Sebagian pakar simiotik menegaskan tidak adanya kesamaan makna (sinonimitas) antar kata dalam setiap bahasa, terutama bahasa-bahasa yang selama ratusan abad digunakan seperti Sansekerta, Latin dan Arab. Mungkin salah satunya adalah kata kawin (zawa dalam bahasa Arab dan marriage dalam bahasa Inggris) dan nikah (an-nikah dalam bahasa Arab dan wedding dalam bahasa Inggris).
Kawin sebagai sebuah proses natural yang dalam pengertian umum adalah aktivitas yang dilakukan oleh semua entitas biologis. Karenanya, kawin didefinisikan sebagai proses pemaduan dan penggabungan sifat-sifat genetika untuk mewariskan ciri-ciri suatu spesies agar tetap lestari. Proses ini sering kali menghasilkan dimorfisme seksual dalam suatu spesies sehingga dikenal adanya jenis kelamin jantan dan betina. Tumbuhan, hewan dan manusia melakukannya demi memenuhi kebutuhan naluriah penyempurnaan atau regenerasi.
Sedangkan nikah punya pengertian etimologis dan pengertian terminologis. Pernikahan adalah bentukan kata benda dari kata dasar nikah. kata ini Secara etimologis kata ini berasal dari kata lain dalam bahasa Arab yaitu kata nikah (bahasa Arab: نكاح) yang berarti persetubuhan.

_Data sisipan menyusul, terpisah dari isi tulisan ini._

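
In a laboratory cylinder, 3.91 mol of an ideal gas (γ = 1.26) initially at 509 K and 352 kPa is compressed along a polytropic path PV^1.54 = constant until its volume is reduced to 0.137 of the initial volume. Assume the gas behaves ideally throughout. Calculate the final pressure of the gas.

7520 kPa

V₁ = nRT₁/P₁ = 3.91×8.314×509/352 = 47.0 L.
Polytropic n=1.54: T₂ = T₁(V₁/V₂)^(n−1) = 509×(7.30)^0.54 = 1490 K; P₂ = P₁(V₁/V₂)^n = 7520 kPa.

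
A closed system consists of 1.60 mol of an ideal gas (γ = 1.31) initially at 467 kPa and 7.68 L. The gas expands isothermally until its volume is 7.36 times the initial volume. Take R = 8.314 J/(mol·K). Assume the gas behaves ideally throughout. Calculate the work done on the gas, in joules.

T₁ = P₁V₁/(nR) = 467×7.68/(1.60×8.314) = 270 K.
Isothermal: T stays 270 K; PV = const ⇒ V₂ = 56.5 L, P₂ = 63.5 kPa.
W = nRT ln(V₂/V₁) = 1.60×8.314×270×ln(7.36) = 7160 J.
Work done on the gas = −W_by = -7160 J.

-7160 J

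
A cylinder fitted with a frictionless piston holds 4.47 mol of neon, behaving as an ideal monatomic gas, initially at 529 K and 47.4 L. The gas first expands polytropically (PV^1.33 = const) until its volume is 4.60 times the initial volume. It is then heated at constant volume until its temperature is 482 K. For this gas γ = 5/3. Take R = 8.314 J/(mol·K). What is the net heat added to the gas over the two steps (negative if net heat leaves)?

21000 J

P₁ = nRT₁/V₁ = 4.47×8.314×529/47.4 = 415 kPa.
Step 1 — Polytropic n=1.33: T₂ = T₁(V₁/V₂)^(n−1) = 529×(0.217)^0.33 = 320 K; P₂ = P₁(V₁/V₂)^n = 54.5 kPa.
W = (P₁V₁−P₂V₂)/(n−1) = (415×47.4−54.5×218)/0.33 = 23600 J.
ΔU = nCvΔT = 4.47×12.5×(320−529) = -11700 J.
Q = ΔU + W = 11900 J.
State after step 1: P = 54.5 kPa, V = 218 L, T = 320 K.
Step 2 — Isochoric: V stays 218 L; P/T = const ⇒ T₂ = 482 K, P₂ = 82.2 kPa.
W = 0 (no volume change).
ΔU = nCvΔT = 4.47×12.5×(482−320) = 9050 J.
Q = ΔU = 9050 J.
Net over both steps: W = 23600 J, Q = 21000 J, ΔU = -2620 J.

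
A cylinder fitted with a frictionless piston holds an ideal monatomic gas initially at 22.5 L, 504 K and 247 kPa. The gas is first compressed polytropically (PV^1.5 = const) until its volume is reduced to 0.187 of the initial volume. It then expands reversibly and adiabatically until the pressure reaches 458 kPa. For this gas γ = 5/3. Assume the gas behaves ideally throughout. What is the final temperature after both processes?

546 K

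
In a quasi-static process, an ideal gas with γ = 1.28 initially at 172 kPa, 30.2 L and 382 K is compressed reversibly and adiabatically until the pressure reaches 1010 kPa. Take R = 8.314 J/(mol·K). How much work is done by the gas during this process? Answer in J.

n = P₁V₁/(RT₁) = 172×30.2/(8.314×382) = 1.64 mol.
Adiabatic: T₂/T₁ = (P₂/P₁)^((γ−1)/γ) ⇒ T₂ = 382×(5.87)^0.219 = 563 K; V₂ = 7.58 L.
ΔU = nCvΔT = 1.64×29.7×(563−382) = 8770 J.
Q = 0 for an adiabatic process, so W = −ΔU = -8770 J.

-8770 J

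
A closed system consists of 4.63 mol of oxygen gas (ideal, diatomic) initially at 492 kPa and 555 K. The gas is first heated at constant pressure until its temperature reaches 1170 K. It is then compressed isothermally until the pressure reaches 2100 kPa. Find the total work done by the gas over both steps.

V₁ = nRT₁/P₁ = 4.63×8.314×555/492 = 43.4 L.
Step 1 — Isobaric: P stays 492 kPa; V/T = const ⇒ T₂ = 1170 K, V₂ = 91.5 L.
W = PΔV = 492×(91.5−43.4) kPa·L = 23700 J.
ΔU = nCvΔT = 4.63×20.8×(1170−555) = 59200 J.
Q = ΔU + W = nCpΔT = 82900 J.
State after step 1: P = 492 kPa, V = 91.5 L, T = 1170 K.
Step 2 — Isothermal: T stays 1170 K; PV = const ⇒ V₂ = 21.4 L, P₂ = 2100 kPa.
ΔU = 0 (ideal gas, T constant).
W = nRT ln(V₂/V₁) = 4.63×8.314×1170×ln(0.234) = -65400 J.
Q = ΔU + W = -65400 J.
Net over both steps: W = -41700 J, Q = 17500 J, ΔU = 59200 J.

-41700 J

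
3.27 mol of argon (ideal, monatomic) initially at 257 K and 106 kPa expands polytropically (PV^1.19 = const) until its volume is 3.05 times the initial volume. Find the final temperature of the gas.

208 K

V₁ = nRT₁/P₁ = 3.27×8.314×257/106 = 65.9 L.
Polytropic n=1.19: T₂ = T₁(V₁/V₂)^(n−1) = 257×(0.328)^0.19 = 208 K; P₂ = P₁(V₁/V₂)^n = 28.1 kPa.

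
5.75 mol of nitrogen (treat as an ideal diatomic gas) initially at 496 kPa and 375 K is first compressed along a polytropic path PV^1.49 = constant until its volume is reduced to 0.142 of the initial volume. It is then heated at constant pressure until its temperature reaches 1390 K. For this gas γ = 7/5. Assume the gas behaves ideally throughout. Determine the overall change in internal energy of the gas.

V₁ = nRT₁/P₁ = 5.75×8.314×375/496 = 36.1 L.
Step 1 — Polytropic n=1.49: T₂ = T₁(V₁/V₂)^(n−1) = 375×(7.04)^0.49 = 976 K; P₂ = P₁(V₁/V₂)^n = 9090 kPa.
W = (P₁V₁−P₂V₂)/(n−1) = (496×36.1−9090×5.13)/0.49 = -58600 J.
ΔU = nCvΔT = 5.75×20.8×(976−375) = 71800 J.
Q = ΔU + W = 13200 J.
State after step 1: P = 9090 kPa, V = 5.13 L, T = 976 K.
Step 2 — Isobaric: P stays 9090 kPa; V/T = const ⇒ T₂ = 1390 K, V₂ = 7.31 L.
W = PΔV = 9090×(7.31−5.13) kPa·L = 19800 J.
ΔU = nCvΔT = 5.75×20.8×(1390−976) = 49500 J.
Q = ΔU + W = nCpΔT = 69300 J.
Net over both steps: W = -38800 J, Q = 82500 J, ΔU = 121000 J.

121000 J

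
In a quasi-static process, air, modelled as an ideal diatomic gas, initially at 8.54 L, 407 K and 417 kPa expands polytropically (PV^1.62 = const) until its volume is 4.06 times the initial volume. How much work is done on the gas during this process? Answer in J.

-3330 J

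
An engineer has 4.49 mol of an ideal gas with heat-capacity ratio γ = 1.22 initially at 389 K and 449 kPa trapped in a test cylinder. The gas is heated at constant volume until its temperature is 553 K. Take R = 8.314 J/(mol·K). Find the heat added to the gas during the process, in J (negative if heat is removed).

27800 J

V₁ = nRT₁/P₁ = 4.49×8.314×389/449 = 32.3 L.
Isochoric: V stays 32.3 L; P/T = const ⇒ T₂ = 553 K, P₂ = 638 kPa.
W = 0 (no volume change).
ΔU = nCvΔT = 4.49×37.8×(553−389) = 27800 J.
Q = ΔU = 27800 J.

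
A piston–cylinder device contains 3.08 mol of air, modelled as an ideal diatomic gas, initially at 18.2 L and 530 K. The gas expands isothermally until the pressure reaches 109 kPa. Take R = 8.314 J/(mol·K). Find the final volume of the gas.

P₁ = nRT₁/V₁ = 3.08×8.314×530/18.2 = 746 kPa.
Isothermal: T stays 530 K; PV = const ⇒ V₂ = 125 L, P₂ = 109 kPa.

125 L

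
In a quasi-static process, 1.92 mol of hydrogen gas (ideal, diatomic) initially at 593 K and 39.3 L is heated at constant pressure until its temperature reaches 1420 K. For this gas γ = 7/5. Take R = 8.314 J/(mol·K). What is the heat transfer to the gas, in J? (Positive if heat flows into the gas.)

P₁ = nRT₁/V₁ = 1.92×8.314×593/39.3 = 241 kPa.
Isobaric: P stays 241 kPa; V/T = const ⇒ T₂ = 1420 K, V₂ = 94.1 L.
W = PΔV = 241×(94.1−39.3) kPa·L = 13200 J.
ΔU = nCvΔT = 1.92×20.8×(1420−593) = 33000 J.
Q = ΔU + W = nCpΔT = 46200 J.

46200 J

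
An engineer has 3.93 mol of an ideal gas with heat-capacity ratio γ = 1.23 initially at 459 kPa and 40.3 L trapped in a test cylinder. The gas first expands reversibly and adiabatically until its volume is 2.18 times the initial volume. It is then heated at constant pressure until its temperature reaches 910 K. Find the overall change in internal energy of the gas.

T₁ = P₁V₁/(nR) = 459×40.3/(3.93×8.314) = 566 K.
Step 1 — Adiabatic: TV^(γ−1) = const ⇒ T₂ = 566×(0.459)^0.230 = 473 K; PV^γ = const ⇒ P₂ = 176 kPa.
ΔU = nCvΔT = 3.93×36.1×(473−566) = -13200 J.
Q = 0 for an adiabatic process, so W = −ΔU = 13200 J.
State after step 1: P = 176 kPa, V = 87.9 L, T = 473 K.
Step 2 — Isobaric: P stays 176 kPa; V/T = const ⇒ T₂ = 910 K, V₂ = 169 L.
W = PΔV = 176×(169−87.9) kPa·L = 14300 J.
ΔU = nCvΔT = 3.93×36.1×(910−473) = 62000 J.
Q = ΔU + W = nCpΔT = 76300 J.
Net over both steps: W = 27500 J, Q = 76300 J, ΔU = 48900 J.

48900 J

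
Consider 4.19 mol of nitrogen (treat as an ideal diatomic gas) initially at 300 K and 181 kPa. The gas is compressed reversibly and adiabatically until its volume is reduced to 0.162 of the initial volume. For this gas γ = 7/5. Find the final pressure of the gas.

V₁ = nRT₁/P₁ = 4.19×8.314×300/181 = 57.7 L.
Adiabatic: TV^(γ−1) = const ⇒ T₂ = 300×(6.17)^0.400 = 621 K; PV^γ = const ⇒ P₂ = 2310 kPa.

2310 kPa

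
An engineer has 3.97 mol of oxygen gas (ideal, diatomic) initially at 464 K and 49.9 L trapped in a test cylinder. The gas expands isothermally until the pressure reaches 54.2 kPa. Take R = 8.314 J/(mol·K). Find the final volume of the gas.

P₁ = nRT₁/V₁ = 3.97×8.314×464/49.9 = 307 kPa.
Isothermal: T stays 464 K; PV = const ⇒ V₂ = 283 L, P₂ = 54.2 kPa.

283 L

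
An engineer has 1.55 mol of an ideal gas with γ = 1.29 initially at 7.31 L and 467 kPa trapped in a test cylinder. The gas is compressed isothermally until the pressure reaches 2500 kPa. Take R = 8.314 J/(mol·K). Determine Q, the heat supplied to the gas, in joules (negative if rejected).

-5730 J

T₁ = P₁V₁/(nR) = 467×7.31/(1.55×8.314) = 265 K.
Isothermal: T stays 265 K; PV = const ⇒ V₂ = 1.37 L, P₂ = 2500 kPa.
ΔU = 0 (ideal gas, T constant).
W = nRT ln(V₂/V₁) = 1.55×8.314×265×ln(0.187) = -5730 J.
Q = ΔU + W = -5730 J.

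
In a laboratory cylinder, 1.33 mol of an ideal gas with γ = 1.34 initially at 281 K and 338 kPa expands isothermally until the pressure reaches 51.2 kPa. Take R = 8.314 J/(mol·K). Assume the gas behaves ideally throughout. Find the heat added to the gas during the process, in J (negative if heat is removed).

5860 J

V₁ = nRT₁/P₁ = 1.33×8.314×281/338 = 9.19 L.
Isothermal: T stays 281 K; PV = const ⇒ V₂ = 60.7 L, P₂ = 51.2 kPa.
ΔU = 0 (ideal gas, T constant).
W = nRT ln(V₂/V₁) = 1.33×8.314×281×ln(6.60) = 5860 J.
Q = ΔU + W = 5860 J.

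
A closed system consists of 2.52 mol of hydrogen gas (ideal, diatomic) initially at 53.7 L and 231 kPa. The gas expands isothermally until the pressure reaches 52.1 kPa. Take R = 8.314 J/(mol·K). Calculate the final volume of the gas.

238 L

T₁ = P₁V₁/(nR) = 231×53.7/(2.52×8.314) = 592 K.
Isothermal: T stays 592 K; PV = const ⇒ V₂ = 238 L, P₂ = 52.1 kPa.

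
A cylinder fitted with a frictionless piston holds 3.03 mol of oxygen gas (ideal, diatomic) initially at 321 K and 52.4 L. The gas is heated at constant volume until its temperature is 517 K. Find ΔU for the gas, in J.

12300 J

P₁ = nRT₁/V₁ = 3.03×8.314×321/52.4 = 154 kPa.
Isochoric: V stays 52.4 L; P/T = const ⇒ T₂ = 517 K, P₂ = 249 kPa.
For an ideal gas ΔU = nCvΔT with Cv = (5/2)R = 20.8 J/(mol·K).
ΔU = 3.03×20.8×(517−321) = 12300 J.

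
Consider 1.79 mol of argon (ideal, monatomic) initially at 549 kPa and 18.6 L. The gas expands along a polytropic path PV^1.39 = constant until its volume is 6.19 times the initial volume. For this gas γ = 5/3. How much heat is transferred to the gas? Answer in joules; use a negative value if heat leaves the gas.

T₁ = P₁V₁/(nR) = 549×18.6/(1.79×8.314) = 686 K.
Polytropic n=1.39: T₂ = T₁(V₁/V₂)^(n−1) = 686×(0.162)^0.39 = 337 K; P₂ = P₁(V₁/V₂)^n = 43.6 kPa.
W = (P₁V₁−P₂V₂)/(n−1) = (549×18.6−43.6×115)/0.39 = 13300 J.
ΔU = nCvΔT = 1.79×12.5×(337−686) = -7790 J.
Q = ΔU + W = 5530 J.

5530 J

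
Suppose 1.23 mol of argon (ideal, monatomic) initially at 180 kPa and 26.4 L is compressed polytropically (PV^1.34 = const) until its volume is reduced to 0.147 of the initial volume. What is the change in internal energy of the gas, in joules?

6550 J

T₁ = P₁V₁/(nR) = 180×26.4/(1.23×8.314) = 465 K.
Polytropic n=1.34: T₂ = T₁(V₁/V₂)^(n−1) = 465×(6.80)^0.34 = 892 K; P₂ = P₁(V₁/V₂)^n = 2350 kPa.
For an ideal gas ΔU = nCvΔT with Cv = (3/2)R = 12.5 J/(mol·K).
ΔU = 1.23×12.5×(892−465) = 6550 J.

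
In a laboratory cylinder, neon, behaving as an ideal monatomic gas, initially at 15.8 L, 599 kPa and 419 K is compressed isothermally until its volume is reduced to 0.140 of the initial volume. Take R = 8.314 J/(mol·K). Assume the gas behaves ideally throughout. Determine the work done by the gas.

n = P₁V₁/(RT₁) = 599×15.8/(8.314×419) = 2.72 mol.
Isothermal: T stays 419 K; PV = const ⇒ V₂ = 2.21 L, P₂ = 4280 kPa.
W = nRT ln(V₂/V₁) = 2.72×8.314×419×ln(0.140) = -18600 J.

-18600 J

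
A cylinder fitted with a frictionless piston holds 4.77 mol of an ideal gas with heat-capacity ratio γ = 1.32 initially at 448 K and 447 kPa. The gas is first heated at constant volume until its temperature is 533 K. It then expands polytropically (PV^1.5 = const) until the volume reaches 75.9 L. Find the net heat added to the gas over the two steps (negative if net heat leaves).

V₁ = nRT₁/P₁ = 4.77×8.314×448/447 = 39.7 L.
Step 1 — Isochoric: V stays 39.7 L; P/T = const ⇒ T₂ = 533 K, P₂ = 532 kPa.
W = 0 (no volume change).
ΔU = nCvΔT = 4.77×26.0×(533−448) = 10500 J.
Q = ΔU = 10500 J.
State after step 1: P = 532 kPa, V = 39.7 L, T = 533 K.
Step 2 — Polytropic n=1.5: T₂ = T₁(V₁/V₂)^(n−1) = 533×(0.524)^0.50 = 386 K; P₂ = P₁(V₁/V₂)^n = 202 kPa.
W = (P₁V₁−P₂V₂)/(n−1) = (532×39.7−202×75.9)/0.50 = 11700 J.
ΔU = nCvΔT = 4.77×26.0×(386−533) = -18300 J.
Q = ΔU + W = -6570 J.
Net over both steps: W = 11700 J, Q = 3960 J, ΔU = -7720 J.

3960 J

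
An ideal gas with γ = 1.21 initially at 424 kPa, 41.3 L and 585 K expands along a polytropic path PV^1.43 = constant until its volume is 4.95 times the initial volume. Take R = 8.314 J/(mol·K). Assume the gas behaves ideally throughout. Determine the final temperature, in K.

294 K

Polytropic n=1.43: T₂ = T₁(V₁/V₂)^(n−1) = 585×(0.202)^0.43 = 294 K; P₂ = P₁(V₁/V₂)^n = 43.1 kPa.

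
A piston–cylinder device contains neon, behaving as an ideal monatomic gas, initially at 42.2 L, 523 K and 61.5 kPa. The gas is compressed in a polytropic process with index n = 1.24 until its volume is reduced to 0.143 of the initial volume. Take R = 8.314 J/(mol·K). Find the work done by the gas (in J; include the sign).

-6430 J

n = P₁V₁/(RT₁) = 61.5×42.2/(8.314×523) = 0.597 mol.
Polytropic n=1.24: T₂ = T₁(V₁/V₂)^(n−1) = 523×(6.99)^0.24 = 834 K; P₂ = P₁(V₁/V₂)^n = 686 kPa.
W = (P₁V₁−P₂V₂)/(n−1) = (61.5×42.2−686×6.03)/0.24 = -6430 J.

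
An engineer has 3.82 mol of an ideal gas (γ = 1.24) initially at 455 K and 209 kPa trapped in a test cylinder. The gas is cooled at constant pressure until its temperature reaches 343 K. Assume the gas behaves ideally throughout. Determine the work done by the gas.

-3560 J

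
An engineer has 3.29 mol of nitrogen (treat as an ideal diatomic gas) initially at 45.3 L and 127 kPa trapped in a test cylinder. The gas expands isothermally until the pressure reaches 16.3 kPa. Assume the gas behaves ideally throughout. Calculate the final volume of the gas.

T₁ = P₁V₁/(nR) = 127×45.3/(3.29×8.314) = 210 K.
Isothermal: T stays 210 K; PV = const ⇒ V₂ = 353 L, P₂ = 16.3 kPa.

353 L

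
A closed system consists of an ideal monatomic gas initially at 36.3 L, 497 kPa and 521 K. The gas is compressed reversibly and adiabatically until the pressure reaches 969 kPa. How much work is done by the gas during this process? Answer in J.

-8280 J

n = P₁V₁/(RT₁) = 497×36.3/(8.314×521) = 4.17 mol.
Adiabatic: T₂/T₁ = (P₂/P₁)^((γ−1)/γ) ⇒ T₂ = 521×(1.95)^0.400 = 680 K; V₂ = 24.3 L.
ΔU = nCvΔT = 4.17×12.5×(680−521) = 8280 J.
Q = 0 for an adiabatic process, so W = −ΔU = -8280 J.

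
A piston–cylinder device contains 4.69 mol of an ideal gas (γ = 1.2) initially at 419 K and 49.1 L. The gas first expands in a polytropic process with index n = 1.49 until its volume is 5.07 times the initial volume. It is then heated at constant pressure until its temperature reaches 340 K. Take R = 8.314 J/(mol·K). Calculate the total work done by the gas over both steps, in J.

24200 J

P₁ = nRT₁/V₁ = 4.69×8.314×419/49.1 = 333 kPa.
Step 1 — Polytropic n=1.49: T₂ = T₁(V₁/V₂)^(n−1) = 419×(0.197)^0.49 = 189 K; P₂ = P₁(V₁/V₂)^n = 29.6 kPa.
W = (P₁V₁−P₂V₂)/(n−1) = (333×49.1−29.6×249)/0.49 = 18300 J.
ΔU = nCvΔT = 4.69×41.6×(189−419) = -44800 J.
Q = ΔU + W = -26500 J.
State after step 1: P = 29.6 kPa, V = 249 L, T = 189 K.
Step 2 — Isobaric: P stays 29.6 kPa; V/T = const ⇒ T₂ = 340 K, V₂ = 448 L.
W = PΔV = 29.6×(448−249) kPa·L = 5880 J.
ΔU = nCvΔT = 4.69×41.6×(340−189) = 29400 J.
Q = ΔU + W = nCpΔT = 35300 J.
Net over both steps: W = 24200 J, Q = 8770 J, ΔU = -15400 J.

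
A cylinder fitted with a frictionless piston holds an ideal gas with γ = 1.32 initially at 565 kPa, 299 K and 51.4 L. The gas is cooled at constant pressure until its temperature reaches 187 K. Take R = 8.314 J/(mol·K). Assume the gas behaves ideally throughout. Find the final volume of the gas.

32.1 L

Isobaric: P stays 565 kPa; V/T = const ⇒ T₂ = 187 K, V₂ = 32.1 L.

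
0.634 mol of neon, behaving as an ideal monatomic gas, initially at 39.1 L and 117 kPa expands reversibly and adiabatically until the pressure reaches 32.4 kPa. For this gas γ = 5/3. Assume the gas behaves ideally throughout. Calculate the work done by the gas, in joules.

2760 J

T₁ = P₁V₁/(nR) = 117×39.1/(0.634×8.314) = 868 K.
Adiabatic: T₂/T₁ = (P₂/P₁)^((γ−1)/γ) ⇒ T₂ = 868×(0.277)^0.400 = 519 K; V₂ = 84.5 L.
ΔU = nCvΔT = 0.634×12.5×(519−868) = -2760 J.
Q = 0 for an adiabatic process, so W = −ΔU = 2760 J.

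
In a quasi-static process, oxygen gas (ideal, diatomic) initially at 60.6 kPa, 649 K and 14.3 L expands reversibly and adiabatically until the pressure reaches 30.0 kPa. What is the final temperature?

531 K

Adiabatic: T₂/T₁ = (P₂/P₁)^((γ−1)/γ) ⇒ T₂ = 649×(0.495)^0.286 = 531 K; V₂ = 23.6 L.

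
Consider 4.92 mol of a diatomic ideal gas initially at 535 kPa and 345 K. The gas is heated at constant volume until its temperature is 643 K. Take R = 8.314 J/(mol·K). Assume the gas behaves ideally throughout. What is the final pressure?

V₁ = nRT₁/P₁ = 4.92×8.314×345/535 = 26.4 L.
Isochoric: V stays 26.4 L; P/T = const ⇒ T₂ = 643 K, P₂ = 997 kPa.

997 kPa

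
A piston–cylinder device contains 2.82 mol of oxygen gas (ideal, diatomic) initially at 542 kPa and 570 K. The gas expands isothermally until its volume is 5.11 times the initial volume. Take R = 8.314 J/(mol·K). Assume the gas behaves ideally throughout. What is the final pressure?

106 kPa

V₁ = nRT₁/P₁ = 2.82×8.314×570/542 = 24.7 L.
Isothermal: T stays 570 K; PV = const ⇒ V₂ = 126 L, P₂ = 106 kPa.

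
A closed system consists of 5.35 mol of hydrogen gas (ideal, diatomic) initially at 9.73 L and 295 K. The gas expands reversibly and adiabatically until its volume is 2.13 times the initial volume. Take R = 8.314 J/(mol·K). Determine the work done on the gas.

P₁ = nRT₁/V₁ = 5.35×8.314×295/9.73 = 1350 kPa.
Adiabatic: TV^(γ−1) = const ⇒ T₂ = 295×(0.469)^0.400 = 218 K; PV^γ = const ⇒ P₂ = 468 kPa.
ΔU = nCvΔT = 5.35×20.8×(218−295) = -8560 J.
Q = 0 for an adiabatic process, so W = −ΔU = 8560 J.
Work done on the gas = −W_by = -8560 J.

-8560 J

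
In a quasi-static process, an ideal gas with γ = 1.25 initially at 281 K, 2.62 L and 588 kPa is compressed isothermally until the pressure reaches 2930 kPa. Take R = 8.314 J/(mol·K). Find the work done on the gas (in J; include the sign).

n = P₁V₁/(RT₁) = 588×2.62/(8.314×281) = 0.659 mol.
Isothermal: T stays 281 K; PV = const ⇒ V₂ = 0.526 L, P₂ = 2930 kPa.
W = nRT ln(V₂/V₁) = 0.659×8.314×281×ln(0.201) = -2470 J.
Work done on the gas = −W_by = 2470 J.

2470 J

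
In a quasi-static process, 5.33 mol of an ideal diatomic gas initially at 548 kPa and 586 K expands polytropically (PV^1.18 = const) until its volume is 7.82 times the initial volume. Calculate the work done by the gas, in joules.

V₁ = nRT₁/P₁ = 5.33×8.314×586/548 = 47.4 L.
Polytropic n=1.18: T₂ = T₁(V₁/V₂)^(n−1) = 586×(0.128)^0.18 = 405 K; P₂ = P₁(V₁/V₂)^n = 48.4 kPa.
W = (P₁V₁−P₂V₂)/(n−1) = (548×47.4−48.4×371)/0.18 = 44600 J.

44600 J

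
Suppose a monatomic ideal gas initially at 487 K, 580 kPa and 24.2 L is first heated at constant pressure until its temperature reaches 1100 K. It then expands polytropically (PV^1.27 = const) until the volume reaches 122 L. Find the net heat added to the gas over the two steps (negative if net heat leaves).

57800 J

n = P₁V₁/(RT₁) = 580×24.2/(8.314×487) = 3.47 mol.
Step 1 — Isobaric: P stays 580 kPa; V/T = const ⇒ T₂ = 1100 K, V₂ = 54.7 L.
W = PΔV = 580×(54.7−24.2) kPa·L = 17700 J.
ΔU = nCvΔT = 3.47×12.5×(1100−487) = 26500 J.
Q = ΔU + W = nCpΔT = 44200 J.
State after step 1: P = 580 kPa, V = 54.7 L, T = 1100 K.
Step 2 — Polytropic n=1.27: T₂ = T₁(V₁/V₂)^(n−1) = 1100×(0.448)^0.27 = 886 K; P₂ = P₁(V₁/V₂)^n = 209 kPa.
W = (P₁V₁−P₂V₂)/(n−1) = (580×54.7−209×122)/0.27 = 22900 J.
ΔU = nCvΔT = 3.47×12.5×(886−1100) = -9270 J.
Q = ΔU + W = 13600 J.
Net over both steps: W = 40600 J, Q = 57800 J, ΔU = 17200 J.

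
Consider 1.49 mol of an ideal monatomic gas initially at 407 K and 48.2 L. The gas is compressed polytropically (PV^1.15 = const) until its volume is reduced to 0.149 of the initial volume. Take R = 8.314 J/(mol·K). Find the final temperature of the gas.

P₁ = nRT₁/V₁ = 1.49×8.314×407/48.2 = 105 kPa.
Polytropic n=1.15: T₂ = T₁(V₁/V₂)^(n−1) = 407×(6.71)^0.15 = 542 K; P₂ = P₁(V₁/V₂)^n = 934 kPa.

542 K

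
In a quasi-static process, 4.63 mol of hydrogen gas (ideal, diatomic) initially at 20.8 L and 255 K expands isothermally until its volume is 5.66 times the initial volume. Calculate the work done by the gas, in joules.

P₁ = nRT₁/V₁ = 4.63×8.314×255/20.8 = 472 kPa.
Isothermal: T stays 255 K; PV = const ⇒ V₂ = 118 L, P₂ = 83.4 kPa.
W = nRT ln(V₂/V₁) = 4.63×8.314×255×ln(5.66) = 17000 J.

17000 J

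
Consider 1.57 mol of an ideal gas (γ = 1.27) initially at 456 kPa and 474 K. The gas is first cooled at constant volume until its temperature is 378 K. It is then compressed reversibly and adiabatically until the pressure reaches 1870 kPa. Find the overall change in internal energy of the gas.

2970 J

V₁ = nRT₁/P₁ = 1.57×8.314×474/456 = 13.6 L.
Step 1 — Isochoric: V stays 13.6 L; P/T = const ⇒ T₂ = 378 K, P₂ = 364 kPa.
W = 0 (no volume change).
ΔU = nCvΔT = 1.57×30.8×(378−474) = -4640 J.
Q = ΔU = -4640 J.
State after step 1: P = 364 kPa, V = 13.6 L, T = 378 K.
Step 2 — Adiabatic: T₂/T₁ = (P₂/P₁)^((γ−1)/γ) ⇒ T₂ = 378×(5.14)^0.213 = 535 K; V₂ = 3.74 L.
ΔU = nCvΔT = 1.57×30.8×(535−378) = 7610 J.
Q = 0 for an adiabatic process, so W = −ΔU = -7610 J.
Net over both steps: W = -7610 J, Q = -4640 J, ΔU = 2970 J.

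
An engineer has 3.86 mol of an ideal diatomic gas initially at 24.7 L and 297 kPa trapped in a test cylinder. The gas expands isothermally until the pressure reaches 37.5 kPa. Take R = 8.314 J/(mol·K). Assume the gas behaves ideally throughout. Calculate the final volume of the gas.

196 L

T₁ = P₁V₁/(nR) = 297×24.7/(3.86×8.314) = 229 K.
Isothermal: T stays 229 K; PV = const ⇒ V₂ = 196 L, P₂ = 37.5 kPa.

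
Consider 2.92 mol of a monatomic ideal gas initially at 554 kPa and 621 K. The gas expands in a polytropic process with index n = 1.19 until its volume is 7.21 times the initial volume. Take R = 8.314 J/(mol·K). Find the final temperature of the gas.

427 K

V₁ = nRT₁/P₁ = 2.92×8.314×621/554 = 27.2 L.
Polytropic n=1.19: T₂ = T₁(V₁/V₂)^(n−1) = 621×(0.139)^0.19 = 427 K; P₂ = P₁(V₁/V₂)^n = 52.8 kPa.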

Sedangkan nikah secara terminologis adalah proses pengikatan janji suci antara laki dan perempuan.
Dalam ungkapan lain, kawin dalam bahasa umum Arab disebut dengan kata zawaj, sedangkan nikah adalah frasa agama yang bermakna perkawinan yang disahkan dalam kontrak atau perjanjian antar dua pihak yang dalam bahasa Arab dan bahasa Arab khusus (agama) disebut aqd atau pakta (diindonesiakan dengan akad).
Sebagian orang, atau mungkin kebanyakan orang, karena tak memahami perbedaan pengertian dua kata tersebut dan sakralitas nikah yang bersyarat akad atau perjanjian serta konsekuensi hak dan kewajban mutual dua pihak, melangsungkan akad nikah. Padahal bertujuan melakukan kawin sebagai ekspresi dorongan naluri nabati hewani semata dan tak mematuhi butir-butir kontrak yang disepakati sebelum mendirikan institusi kemanusiaan rumah tangga.
Karena sejak semula menyamakan makna nikah dengan kawin, maka menganggap akad sebagai formalaitas semata, bukan amanat berat dan ikrar komitmen kepada substansi akad dengan hak dan kewajiban fungsional dan institusional suami dan isteri. Dengan kata lain, dia menganggap dirinya sebagai hewan dengan peran jantan dan pasangan yang dikawininya sebagai hewan dengan peran betina. Demikian pula sebaliknya.